When I Googled “acne” to see what I could learn, I got 128,000,000 results, which is mind-boggling. I found out that the most common type of acne is “acne vulgaris” which seems crudely named. What I didn’t realize is that vulgaris, which I associate with the word vulgar, is actually the Greek word for “common.” The information online is vast, interesting and helpful, but the photos are heartbreaking. Click On Read More Below...


I recently saw a young man bussing dishes at a restaurant. He had a bad case of acne, and at first I was repulsed, not wanted to see his seeping sores during my breakfast. Then I looked beyond his acne and scars and saw a really handsome guy with very kind eyes, and my heart ached for him. I could not help but wonder if his acne could have been stopped early on, and if and how that could have changed his life.

I also wondered if there was a website that helped underprivileged teens deal with acne, and sure enough, I found About Face, http://www.aboutfaceacne.org/. Teenage-dom is emotionally challenging at best. I can only imagine how much more difficult it must be to face it with a face covered in sores.

So mom was right. You should never mash pimples, because acne scars more than skin. 

2 comments:

  1. I have several colorful memories about my mother's and her sisters' beauty practices, especially those indulged in late at night, when the men were gone and the kids were in bed.
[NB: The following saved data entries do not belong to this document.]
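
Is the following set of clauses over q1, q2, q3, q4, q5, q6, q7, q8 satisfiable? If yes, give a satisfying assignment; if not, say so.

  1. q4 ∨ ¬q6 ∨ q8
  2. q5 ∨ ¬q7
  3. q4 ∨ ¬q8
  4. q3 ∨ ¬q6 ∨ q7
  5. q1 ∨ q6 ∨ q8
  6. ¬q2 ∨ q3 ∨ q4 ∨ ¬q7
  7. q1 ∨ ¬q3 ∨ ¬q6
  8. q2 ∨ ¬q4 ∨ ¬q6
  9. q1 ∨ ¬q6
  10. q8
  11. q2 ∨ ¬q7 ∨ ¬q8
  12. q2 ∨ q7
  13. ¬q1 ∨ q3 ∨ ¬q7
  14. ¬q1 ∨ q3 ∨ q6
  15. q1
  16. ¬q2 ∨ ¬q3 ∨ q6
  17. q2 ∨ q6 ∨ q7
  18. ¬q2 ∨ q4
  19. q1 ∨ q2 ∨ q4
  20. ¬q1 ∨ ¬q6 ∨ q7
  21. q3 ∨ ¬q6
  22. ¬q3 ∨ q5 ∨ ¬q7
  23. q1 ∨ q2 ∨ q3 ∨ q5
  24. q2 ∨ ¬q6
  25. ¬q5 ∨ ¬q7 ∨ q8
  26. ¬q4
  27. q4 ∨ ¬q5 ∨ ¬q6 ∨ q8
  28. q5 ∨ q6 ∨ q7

The formula is unsatisfiable.

Case q4 = True:
  Clause (¬q4) is falsified — contradiction.
Case q4 = False:
  (q4 ∨ ¬q8) forces q8 = False.
  Clause (q8) is falsified — contradiction.
Both cases fail, so the formula is unsatisfiable.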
These memories are engraved in my brain, or tucked behind my funny bone. Not really sure.

    I do remember my grandmother's warning about the "Don't Mash" rule, but, I swear, Wade Women are trained in the art of popping at a very young age.

    Some evenings, after dinner dishes were washed, kids were scrubbed and tucked into bed, the Wade women would hold card parties, which developed into an attack of pimples. Often, the sisters began the party by consuming un-Godly amounts of iced tea in heavy diamond cut glasses. Soon, they'd break out the cards for a raucous game of "Hell," which always included a shriek of surprise by all when the winner declared "Hell."

    For snacks, the sisters made doodles and fudge ("You kids "will get yours tomorrow, so go to sleep.") By far, the most shocking part of this ritual was heralded by the appearance of pimple popping tools, including tweezers. The poppee studied her sister's face, then, proceeded to perform what amounted to cosmetic surgery. When a particularly stubborn pimple required more than a simple pop, an oversized mirror was used to enlarge the face, making it easier to see the target pimple. The pimple-laden sister had the added bonus of being able to monitor the big pop. Realizing on some level that this was kinda weird, the sisters often lapsed into hysterical laughter, making it nearly impossible to fall asleep, even with the bribe of fudge.

    I swear I heard one splat on that big mirror one night, and wondered if the women in my family were normal.

    Now, all families build relationships around shared experiences, but pimple popping?
    Maybe other women did this too, or maybe the Wade Women had lots of pimples, but, this I know: there was a lot of popping and shrieking laughter in the Wade household on nights when children are supposed to be sleeping.